Data Is Plural

... is a weekly newsletter of useful/curious datasets.

2018.01.17 edition

NYC marriage licenses, OECD immigration policies, London air pollution, psychometric tests, and the Ghibliverse.

Three million NYC marriage licenses, reclaimed. Reclaim The Records launched in 2015 and became a 501(c)(3) non-profit last year. Its mission: To “identify important genealogical records sets that ought to be in the public domain but which are being wrongly restricted by government archives, libraries, and agencies.” The organization files freedom-of-information requests and lawsuits to get the data, and “then we digitize everything we win and put it all online for free, without any paywalls or usage restrictions, so that it can never be locked up again.” Most of the records they’ve received so far have arrived as PDFs or microfilm. But a 2016 court settlement with the NYC City Clerk’s Office netted the group — and the public — a dataset of 3 million NYC marriage licenses from 1950 to 1995.

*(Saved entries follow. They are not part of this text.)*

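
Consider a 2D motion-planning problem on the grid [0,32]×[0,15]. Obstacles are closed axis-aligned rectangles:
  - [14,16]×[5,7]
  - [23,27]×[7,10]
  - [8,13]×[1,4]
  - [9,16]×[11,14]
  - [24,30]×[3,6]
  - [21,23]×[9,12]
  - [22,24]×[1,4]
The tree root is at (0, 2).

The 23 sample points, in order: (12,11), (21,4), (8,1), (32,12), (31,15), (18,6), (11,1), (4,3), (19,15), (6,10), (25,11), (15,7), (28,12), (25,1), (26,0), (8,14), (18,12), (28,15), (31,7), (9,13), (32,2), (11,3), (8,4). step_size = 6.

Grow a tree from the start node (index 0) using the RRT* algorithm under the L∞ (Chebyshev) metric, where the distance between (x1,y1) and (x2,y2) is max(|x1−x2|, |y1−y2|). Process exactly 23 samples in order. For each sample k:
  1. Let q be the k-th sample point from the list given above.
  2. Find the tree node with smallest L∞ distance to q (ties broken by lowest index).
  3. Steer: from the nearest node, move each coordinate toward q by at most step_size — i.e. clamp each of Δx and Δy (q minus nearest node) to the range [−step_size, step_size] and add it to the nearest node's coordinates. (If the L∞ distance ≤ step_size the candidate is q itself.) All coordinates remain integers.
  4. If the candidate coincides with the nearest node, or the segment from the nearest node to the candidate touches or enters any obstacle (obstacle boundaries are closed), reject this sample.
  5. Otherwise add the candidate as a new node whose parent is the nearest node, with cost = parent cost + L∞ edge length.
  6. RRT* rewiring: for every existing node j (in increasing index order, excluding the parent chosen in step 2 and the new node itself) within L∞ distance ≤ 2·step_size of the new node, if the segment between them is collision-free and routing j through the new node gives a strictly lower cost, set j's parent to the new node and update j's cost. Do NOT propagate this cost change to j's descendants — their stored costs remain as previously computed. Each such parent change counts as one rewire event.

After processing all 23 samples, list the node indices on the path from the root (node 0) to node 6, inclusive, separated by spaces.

1. q=(12,11) nearest=0 d=12 new=(6,8) → add node 1 parent=0 cost=6
2. q=(21,4) nearest=1 d=15 new=(12,4) → blocked by [8,13]×[1,4], reject
3. q=(8,1) nearest=1 d=7 new=(8,2) → blocked by [8,13]×[1,4], reject
4. q=(32,12) nearest=1 d=26 new=(12,12) → blocked by [9,16]×[11,14], reject
5. q=(31,15) nearest=1 d=25 new=(12,14) → blocked by [9,16]×[11,14], reject
6. q=(18,6) nearest=1 d=12 new=(12,6) → add node 2 parent=1 cost=12
7. q=(11,1) nearest=2 d=5 new=(11,1) → blocked by [8,13]×[1,4], reject
8. q=(4,3) nearest=0 d=4 new=(4,3) → add node 3 parent=0 cost=4
9. q=(19,15) nearest=2 d=9 new=(18,12) → add node 4 parent=2 cost=18
10. q=(6,10) nearest=1 d=2 new=(6,10) → add node 5 parent=1 cost=8
11. q=(25,11) nearest=4 d=7 new=(24,11) → blocked by [21,23]×[9,12], reject
12. q=(15,7) nearest=2 d=3 new=(15,7) → blocked by [14,16]×[5,7], reject
13. q=(28,12) nearest=4 d=10 new=(24,12) → blocked by [21,23]×[9,12], reject
14. q=(25,1) nearest=4 d=11 new=(24,6) → blocked by [23,27]×[7,10], reject
15. q=(26,0) nearest=4 d=12 new=(24,6) → blocked by [23,27]×[7,10], reject
16. q=(8,14) nearest=5 d=4 new=(8,14) → add node 6 parent=5 cost=12
17. q=(18,12) nearest=4 d=0 → coincident, reject
18. q=(28,15) nearest=4 d=10 new=(24,15) → add node 7 parent=4 cost=24
19. q=(31,7) nearest=7 d=8 new=(30,9) → add node 8 parent=7 cost=30
20. q=(9,13) nearest=6 d=1 new=(9,13) → blocked by [9,16]×[11,14], reject
21. q=(32,2) nearest=8 d=7 new=(32,3) → add node 9 parent=8 cost=36
22. q=(11,3) nearest=2 d=3 new=(11,3) → blocked by [8,13]×[1,4], reject
23. q=(8,4) nearest=1 d=4 new=(8,4) → blocked by [8,13]×[1,4], reject

Path: 0 1 5 6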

Three decades of immigration policies. The Immigration Policies in Comparison (IMPIC) project has quantified the immigration regulations of 33 OECD countries between 1980 and 2010. The project, led by political sociologist Marc Helbling, dives deeply into the regulations related to four policy areas: labor migration, family reunification, asylum/refugees, and “co-ethnics.” You can find the dataset’s detailed codebook and methodology in this PDF. Related: Helbling’s summary of the project’s goals, approach, and initial findings (Migration Data Portal). [h/t David Brady]

London air pollution. The London Air Quality Network, run by researchers at King’s College London, gathers data on levels of nitrogen dioxide, ozone, fine particulate matter, and other pollutants from more than 100 monitoring sites. You can download the data as CSV files (for up to six metric and site combinations at a time) or fetch JSON and XML data from the site’s API. Related:London air pollution live data – where will be first to break legal limits in 2018?” (The Guardian). Previously: Air quality data from the EPA (DIP 2017.10.04), OpenAQ (DIP 2017.03.29), Berkeley Earth (DIP 2017.03.22), and the World Health Organization (DIP 2016.06.15). [h/t Gavin Freeguard]

Psychometric tests. The Open Source Psychometrics Project “provides a collection of interactive personality tests with detailed results that can be taken for personal entertainment or to learn more about personality assessment.” You can download results from more than 30 such tests, including the Big Five Personality Test, the Kentucky Inventory of Mindfulness Skills, and Bob Altemeyer’s Right-wing Authoritarianism Scale. Related:Most Personality Quizzes Are Junk Science. I Found One That Isn’t” (FiveThirtyEight). [h/t Chris Zioutas]

The Ghibliverse. The unofficial Studio Ghibli API contains structured information about the famed Japanese animation studio’s films (e.g., Princess Mononoke and Spirited Away), plus the characters, locations, and vehicles featured in them. You can also download a single file containing all the data.